Falling down is something that qualifies as rare and unusual for me. I started dance lessons at the age of 3 and continued them for 11 years, and while my flexibility’s gone to shit the thing I have maintained is my balance. You’ll see me slip and stumble and trip and tumble a thousand times, but RARELY will you see me fall. I always catch myself, even when it seems like I shouldn’t have been able to. With my knee swollen, immobilized at an angle, and blazing like a furnace, the addition of a cane had further IMPROVED my balance, not lessened it. (3-legged at the ripe old age of 21. HA!) The idea of falling potentially injured not only my knee, but my pride.
There’s something else that can be used, surely. I thought quickly, wiping the idea from my mind. I ran a list of possibilities through my head and picked something I felt would be suitable. Okay, if this is real, make sure that happens. I thought at my altar before gathering my supplies, loading up on painkillers and entheogens, and stumping out into the night to do some magick.
I went out to the node on the golf course, which is a 3 mile hike round trip, so I easily forgot my previous conversation as I limped there, did my thing, then started limping back.
I was 3 quarters of the way home when it happened. I knew the treacherous area of the golfcart path well, patched with dips. I made sure I would miss them and walked ahead confidently…and somehow my good leg came down into the self-same pothole I had just avoided, my cane caught on a crack, and instinct compelled me to catch myself…on my bad leg. My vision went dark as the weight of my ritual bag swung ’round from the lurch and pulled me forward, stool and empty bottle sent flying (safely into the grass), and my ritual bag landing (safely on top of me). (Spirits are jerks, yo. They’ll trip a gimp just to prove a point.)
I lay there for several minutes gasping in shock and pain, tears stinging my eyes. Gradually my breathing evened as I felt the stars shining on me. Slowly I tested to make sure everything was still in working order, when the realization of what had just happened came crashing down on me and I began gasping for air again. I FELL. Son of a bitch. Eventually I cried out “Fine! FINE! Message received! Jerks!” Then I picked myself back up, gathered my things, and set my rickety especially-painful knee to working so I could get home in the wee hours of the morning and hopefully get enough sleep before work.
They have never forgotten how effective this was.
I fall more often now than I ever did before, because they know it gets my attention, shocks me out of my headspace and lets me know they want something. Once it was because Things were Afoot. Once while hiking I started to take one path, then turned to take the other when the ground gave way beneath me and I fell.

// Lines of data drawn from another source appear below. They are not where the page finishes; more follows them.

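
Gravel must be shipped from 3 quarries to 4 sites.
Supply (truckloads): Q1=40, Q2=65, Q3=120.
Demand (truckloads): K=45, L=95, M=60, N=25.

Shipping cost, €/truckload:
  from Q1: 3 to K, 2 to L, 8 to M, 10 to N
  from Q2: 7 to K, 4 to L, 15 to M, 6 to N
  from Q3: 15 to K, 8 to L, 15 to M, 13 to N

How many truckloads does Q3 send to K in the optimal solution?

0

Solving gives:
  Q1->K: 40 × €3 = €120
  Q2->K: 5 × €7 = €35
  Q2->L: 35 × €4 = €140
  Q2->N: 25 × €6 = €150
  Q3->L: 60 × €8 = €480
  Q3->M: 60 × €15 = €900
Total cost = €1825.
The route Q3→K is not used.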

I took this to mean that I should take the first path, and lo and behold there was a bag of doggie poo someone had taken the trouble to hide up on a ledge that definitely needed to be disposed of–one that couldn’t be seen if on the other path or coming from the other direction. There have been other times as well–I think I may have fallen more in the past few years than I did in the entire decade preceding.
I still don’t fall that often, but I know to Pay Attention when I do.